Tintin video game review
TINTIN the video game proves to be a cinematic delight as the roving reporter unlocks the secrets of the Karaboudjan, faithful Snowy by his side. It’s jaunty, mischevious and suprisingly good fun, though sidecar combat will throw you in a spin…
I believe I was about 3 years old when I was first exposed to Tintin through the animated series on Channel 4. While I wasn’t exactly fussy about what I watched at that time, I do remember the charm and sense of adventure I got from watching THE ADVENTURES OF TINTIN: THE ANIMATED SERIES (despite the dodgy voice acting for Tintin himself). Fast forward to masses of technological developments later and we have a CGI cinematic release as well as an accompanying platformer game from Ubisoft that aims to recapture the magic of the ’90s animated series (as well as the one before that was way before my time) and provide a modern callback to Hergé’s original comic book series. While the CGI film has had numerous plaudits for accomplishing its goal in its own style, does the game cut the mustard?
I’m not going to lie to you, I was kind of dead-set against this game at first impression, what with the kid-friendliness and everything (not that there’s anything wrong with that, probably more to do with feeling of outgrowing this sort of stuff) but after slipping the disc inside my 360, some of that pre-game disdain was soon washed away by the cartoon ‘airiness’ and charm of the menu interface. You get to either play the single player adventure derived from the film, or a rather interesting take on setting in the multi-player mode (which is pretty damn fun, by the way). Obviously I wanted to get a feel for the integral core of the game as quickly as possible so I decided to go for the single player first…but not before checking out the game controls in the instructions/help menu (because that’s the kind of guy that I am). Not sure I should have bothered really as I found myself having to squint to see the font work of the instructions and had to reach for my non-existent reading glasses.

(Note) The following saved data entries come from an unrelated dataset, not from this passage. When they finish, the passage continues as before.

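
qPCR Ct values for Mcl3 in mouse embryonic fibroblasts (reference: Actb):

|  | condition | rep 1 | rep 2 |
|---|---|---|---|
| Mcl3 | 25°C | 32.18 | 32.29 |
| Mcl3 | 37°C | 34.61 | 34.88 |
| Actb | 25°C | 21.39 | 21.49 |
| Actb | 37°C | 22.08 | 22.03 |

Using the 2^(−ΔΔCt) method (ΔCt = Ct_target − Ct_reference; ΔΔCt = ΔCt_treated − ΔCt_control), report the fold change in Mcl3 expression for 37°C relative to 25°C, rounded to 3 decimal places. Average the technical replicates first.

Mean Ct: Mcl3 25°C 32.235; Mcl3 37°C 34.745; Actb 25°C 21.440; Actb 37°C 22.055
ΔCt(25°C) = 32.235 − 21.440 = 10.795
ΔCt(37°C) = 34.745 − 22.055 = 12.690
ΔΔCt = 12.690 − 10.795 = 1.895
Fold change = 2^(−1.895) = 0.2689

0.269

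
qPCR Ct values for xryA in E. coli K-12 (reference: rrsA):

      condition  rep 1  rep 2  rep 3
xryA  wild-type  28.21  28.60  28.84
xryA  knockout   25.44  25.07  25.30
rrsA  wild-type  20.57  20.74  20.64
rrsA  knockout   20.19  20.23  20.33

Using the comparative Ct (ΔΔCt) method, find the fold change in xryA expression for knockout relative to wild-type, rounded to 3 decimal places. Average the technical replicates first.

7.362

Mean Ct: xryA wild-type 28.550; xryA knockout 25.270; rrsA wild-type 20.650; rrsA knockout 20.250
ΔCt(wild-type) = 28.550 − 20.650 = 7.900
ΔCt(knockout) = 25.270 − 20.250 = 5.020
ΔΔCt = 5.020 − 7.900 = -2.880
Fold change = 2^(−(-2.880)) = 2^2.880 = 7.3615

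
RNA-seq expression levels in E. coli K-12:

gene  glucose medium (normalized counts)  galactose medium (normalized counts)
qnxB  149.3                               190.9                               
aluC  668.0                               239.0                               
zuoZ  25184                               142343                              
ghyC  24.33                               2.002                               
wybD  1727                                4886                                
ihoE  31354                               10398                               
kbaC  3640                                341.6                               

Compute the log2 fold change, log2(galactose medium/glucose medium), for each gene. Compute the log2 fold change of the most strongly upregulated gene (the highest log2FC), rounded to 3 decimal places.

log2(190.9/149.3) = 0.355  (qnxB)
log2(239.0/668.0) = -1.483  (aluC)
log2(142343/25184) = 2.499  (zuoZ)
log2(2.002/24.33) = -3.603  (ghyC)
log2(4886/1727) = 1.500  (wybD)
log2(10398/31354) = -1.592  (ihoE)
log2(341.6/3640) = -3.414  (kbaC)
zuoZ is most strongly upregulated.

2.499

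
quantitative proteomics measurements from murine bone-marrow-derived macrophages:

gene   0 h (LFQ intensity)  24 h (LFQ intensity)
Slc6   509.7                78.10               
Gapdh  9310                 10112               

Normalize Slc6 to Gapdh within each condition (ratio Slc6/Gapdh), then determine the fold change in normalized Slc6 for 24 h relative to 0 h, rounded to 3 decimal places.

0.141

Slc6/Gapdh (0 h) = 509.7 / 9310 = 0.054748
Slc6/Gapdh (24 h) = 78.10 / 10112 = 0.0077235
Fold change = 0.0077235 / 0.054748 = 0.1411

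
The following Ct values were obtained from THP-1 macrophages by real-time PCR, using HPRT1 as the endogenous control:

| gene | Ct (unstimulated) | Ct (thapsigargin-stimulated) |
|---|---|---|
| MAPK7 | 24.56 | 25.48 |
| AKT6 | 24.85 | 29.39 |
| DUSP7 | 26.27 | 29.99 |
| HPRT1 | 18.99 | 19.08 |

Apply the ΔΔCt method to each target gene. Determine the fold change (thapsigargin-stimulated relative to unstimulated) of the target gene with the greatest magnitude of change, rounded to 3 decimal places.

0.046

MAPK7: ΔΔCt = (25.48−19.08) − (24.56−18.99) = 6.40 − 5.57 = 0.83; fold change = 2^-0.83 = 0.563
AKT6: ΔΔCt = (29.39−19.08) − (24.85−18.99) = 10.31 − 5.86 = 4.45; fold change = 2^-4.45 = 0.046
DUSP7: ΔΔCt = (29.99−19.08) − (26.27−18.99) = 10.91 − 7.28 = 3.63; fold change = 2^-3.63 = 0.081
AKT6 has the largest |ΔΔCt| = 4.45.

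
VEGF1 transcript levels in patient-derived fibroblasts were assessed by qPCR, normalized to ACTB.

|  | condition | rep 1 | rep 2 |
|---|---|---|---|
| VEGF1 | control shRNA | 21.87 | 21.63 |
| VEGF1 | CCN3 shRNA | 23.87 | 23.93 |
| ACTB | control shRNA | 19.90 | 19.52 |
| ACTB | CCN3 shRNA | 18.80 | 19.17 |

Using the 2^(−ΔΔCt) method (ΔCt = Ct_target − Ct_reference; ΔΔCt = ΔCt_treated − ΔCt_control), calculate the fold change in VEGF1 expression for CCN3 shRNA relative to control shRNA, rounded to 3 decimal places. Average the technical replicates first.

Mean Ct: VEGF1 control shRNA 21.750; VEGF1 CCN3 shRNA 23.900; ACTB control shRNA 19.710; ACTB CCN3 shRNA 18.985
ΔCt(control shRNA) = 21.750 − 19.710 = 2.040
ΔCt(CCN3 shRNA) = 23.900 − 18.985 = 4.915
ΔΔCt = 4.915 − 2.040 = 2.875
Fold change = 2^(−2.875) = 0.1363

0.136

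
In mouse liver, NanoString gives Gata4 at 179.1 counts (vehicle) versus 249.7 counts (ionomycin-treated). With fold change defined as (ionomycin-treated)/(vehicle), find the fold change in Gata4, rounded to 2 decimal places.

1.39

Fold change = 249.7 / 179.1 = 1.394
Gata4 is upregulated.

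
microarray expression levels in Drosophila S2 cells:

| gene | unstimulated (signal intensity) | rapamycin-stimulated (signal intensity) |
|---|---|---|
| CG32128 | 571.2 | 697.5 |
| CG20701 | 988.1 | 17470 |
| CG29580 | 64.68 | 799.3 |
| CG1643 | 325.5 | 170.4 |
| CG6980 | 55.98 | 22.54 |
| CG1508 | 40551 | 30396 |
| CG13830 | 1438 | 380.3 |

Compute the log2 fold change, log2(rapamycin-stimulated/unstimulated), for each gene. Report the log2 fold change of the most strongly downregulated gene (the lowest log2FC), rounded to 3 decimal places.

log2(697.5/571.2) = 0.288  (CG32128)
log2(17470/988.1) = 4.144  (CG20701)
log2(799.3/64.68) = 3.627  (CG29580)
log2(170.4/325.5) = -0.934  (CG1643)
log2(22.54/55.98) = -1.312  (CG6980)
log2(30396/40551) = -0.416  (CG1508)
log2(380.3/1438) = -1.919  (CG13830)
CG13830 is most strongly downregulated.

-1.919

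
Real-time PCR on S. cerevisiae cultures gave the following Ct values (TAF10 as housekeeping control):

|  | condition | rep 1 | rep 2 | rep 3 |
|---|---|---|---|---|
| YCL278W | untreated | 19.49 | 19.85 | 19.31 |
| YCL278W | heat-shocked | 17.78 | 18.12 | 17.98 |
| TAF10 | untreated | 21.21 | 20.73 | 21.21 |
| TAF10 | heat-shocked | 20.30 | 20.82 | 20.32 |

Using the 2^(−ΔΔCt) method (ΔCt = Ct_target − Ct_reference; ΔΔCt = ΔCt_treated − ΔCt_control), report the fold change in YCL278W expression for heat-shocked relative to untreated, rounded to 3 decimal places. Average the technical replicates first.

2.028

Mean Ct: YCL278W untreated 19.550; YCL278W heat-shocked 17.960; TAF10 untreated 21.050; TAF10 heat-shocked 20.480
ΔCt(untreated) = 19.550 − 21.050 = -1.500
ΔCt(heat-shocked) = 17.960 − 20.480 = -2.520
ΔΔCt = -2.520 − (-1.500) = -1.020
Fold change = 2^(−(-1.020)) = 2^1.020 = 2.0279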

The controls turn out to be quite intuitive and you get action prompts popping all over the place during the game anyway, whether you’re lifting chest lids, moving heavy boxes or making Tintin do his best Batman impression with an anchor across the side of the Karaboudjan. It’s also a very nice touch how some of the gameplay hints are interspersed with the game setting environment, like textual instructions across the wall of a level for example. This definitely helps the presentation and initial impressions a bit.
What also helps the initial impressions is how relatively easy the TINTIN game is to get into more or less straight away. You’ll find yourself immersed in the fluidity of the gameplay and the rapid rate of succession in completing the various sections. Tintin – agile reporter that he is – can jump and dash across different levels without a sweat, sometimes pulling various levers, switches and boxes in place to reach other platforms and progress further in the game.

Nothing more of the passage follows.